4. Direct thrombin inhibitor
Hirudin and bivalirudin can selectively bind thrombin and inactivate it. Clinically, it is mostly used for anticoagulant therapy of heparin-induced thrombocytopenic purpura. Meta-analysis of comprehensive clinical trials shows that compared with unfractionated heparin, direct thrombin inhibitors can not significantly reduce the probability of death and myocardial infarction in ACS patients, and increase the risk of related bleeding. The following is ACCP7' s recommendation for direct thrombin inhibitors: DTIs is not recommended as the first choice for anticoagulant therapy in patients with NSTE-ACS( 1B grade).
In order to make the guideline more practical, ACC/AHA introduced UA/NSTEMI guideline in 2005, emphasizing the treatment in emergency room. According to the risk stratification of UA/NSTEMI, patients were divided into early conservative group and early intervention group, and their treatment strategies were different.
Early conservative strategy:
1, aspirin (class ia); When aspirin is banned, choose clopidogrel (class IA).

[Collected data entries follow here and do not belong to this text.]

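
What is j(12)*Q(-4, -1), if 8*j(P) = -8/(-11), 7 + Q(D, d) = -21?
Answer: -28/11 ≈ -2.5455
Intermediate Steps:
Q(D, d) = -28 (Q(D, d) = -7 - 21 = -28)
j(P) = 1/11 (j(P) = (-8/(-11))/8 = (-8*(-1/11))/8 = (⅛)*(8/11) = 1/11)
j(12)*Q(-4, -1) = (1/11)*(-28) = -28/11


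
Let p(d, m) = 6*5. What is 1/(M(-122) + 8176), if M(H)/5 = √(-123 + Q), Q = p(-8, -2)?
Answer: 8176/66849301 - 5*I*√93/66849301 ≈ 0.00012231 - 7.213e-7*I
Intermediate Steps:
p(d, m) = 30
Q = 30
M(H) = 5*I*√93 (M(H) = 5*√(-123 + 30) = 5*√(-93) = 5*(I*√93) = 5*I*√93)
1/(M(-122) + 8176) = 1/(5*I*√93 + 8176) = 1/(8176 + 5*I*√93)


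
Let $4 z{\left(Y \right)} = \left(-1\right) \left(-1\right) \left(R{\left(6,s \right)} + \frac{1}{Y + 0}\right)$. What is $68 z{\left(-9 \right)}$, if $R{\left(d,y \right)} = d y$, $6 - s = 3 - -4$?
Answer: $- \frac{935}{9} \approx -103.89$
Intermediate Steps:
$s = -1$ ($s = 6 - \left(3 - -4\right) = 6 - \left(3 + 4\right) = 6 - 7 = -1$)
$z{\left(Y \right)} = - \frac{3}{2} + \frac{1}{4 Y}$ ($z{\left(Y \right)} = \frac{\left(-1\right) \left(-1\right) \left(6 \left(-1\right) + \frac{1}{Y + 0}\right)}{4} = \frac{1 \left(-6 + \frac{1}{Y}\right)}{4} = \frac{-6 + \frac{1}{Y}}{4} = - \frac{3}{2} + \frac{1}{4 Y}$)
$68 z{\left(-9 \right)} = 68 \frac{1 - -54}{4 \left(-9\right)} = 68 \cdot \frac{1}{4} \left(- \frac{1}{9}\right) \left(1 + 54\right) = 68 \cdot \frac{1}{4} \left(- \frac{1}{9}\right) 55 = 68 \left(- \frac{55}{36}\right) = - \frac{935}{9}$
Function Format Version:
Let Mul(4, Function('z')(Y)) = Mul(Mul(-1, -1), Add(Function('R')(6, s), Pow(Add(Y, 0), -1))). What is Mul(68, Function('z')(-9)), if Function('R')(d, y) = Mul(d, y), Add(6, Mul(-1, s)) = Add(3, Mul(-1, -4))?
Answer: Rational(-935, 9) ≈ -103.89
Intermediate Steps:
s = -1 (s = Add(6, Mul(-1, Add(3, Mul(-1, -4)))) = Add(6, Mul(-1, Add(3, 4))) = Add(6, Mul(-1, 7)) = Add(6, -7) = -1)
Function('z')(Y) = Add(Rational(-3, 2), Mul(Rational(1, 4), Pow(Y, -1))) (Function('z')(Y) = Mul(Rational(1, 4), Mul(Mul(-1, -1), Add(Mul(6, -1), Pow(Add(Y, 0), -1)))) = Mul(Rational(1, 4), Mul(1, Add(-6, Pow(Y, -1)))) = Mul(Rational(1, 4), Add(-6, Pow(Y, -1))) = Add(Rational(-3, 2), Mul(Rational(1, 4), Pow(Y, -1))))
Mul(68, Function('z')(-9)) = Mul(68, Mul(Rational(1, 4), Pow(-9, -1), Add(1, Mul(-6, -9)))) = Mul(68, Mul(Rational(1, 4), Rational(-1, 9), Add(1, 54))) = Mul(68, Mul(Rational(1, 4), Rational(-1, 9), 55)) = Mul(68, Rational(-55, 36)) = Rational(-935, 9)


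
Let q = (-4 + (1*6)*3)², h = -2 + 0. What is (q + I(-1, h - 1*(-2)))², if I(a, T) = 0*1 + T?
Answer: 38416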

2. Clopidogrel should be taken at least 1 month (category IA) to 9 months (category IB); If early intervention is not feasible, clopidogrel should be used in emergency room as soon as possible.
3. Enoxaparin or unfractionated heparin (Class IA)
4. Etibatide or tirofiban: continuous ischemia (IIaA grade), increased TNI or TnT (IIaA grade) and other high-risk factors (IIAA grade).
5. Unplanned PCI should not be used early in abciximab (Class IIIA).
Early intervention strategies:
1, aspirin (class ia); When aspirin is banned, choose clopidogrel (class IA).
2. Low molecular weight heparin or ordinary heparin (class IA); Compared with unfractionated heparin, enoxaparin is the first choice for patients with UA/NSTEMI, unless they are prepared to undergo CABG surgery (IIaA grade) within 24 hours.
3. If early intervention is prepared, GP IIb/IIIa receptor antagonists (Class Ia) should be used as soon as possible.
4. If early intervention is planned, GP IIb/IIIa receptor antagonists should be used in combination with aspirin, heparin and clopidogrel (class IIaB).
5. If preparing for PCI, you should take clopidogrel for at least 1 month (category IA) to 9 months (category IB).
This change will make the guide more operational and practical. The American Journal of Cardiology recently published an article saying that Japanese scientists found that vascular endoscopy can effectively detect patients with unstable acute coronary syndrome and predict the higher risk of patients with multiple yellow plaques in blood vessels.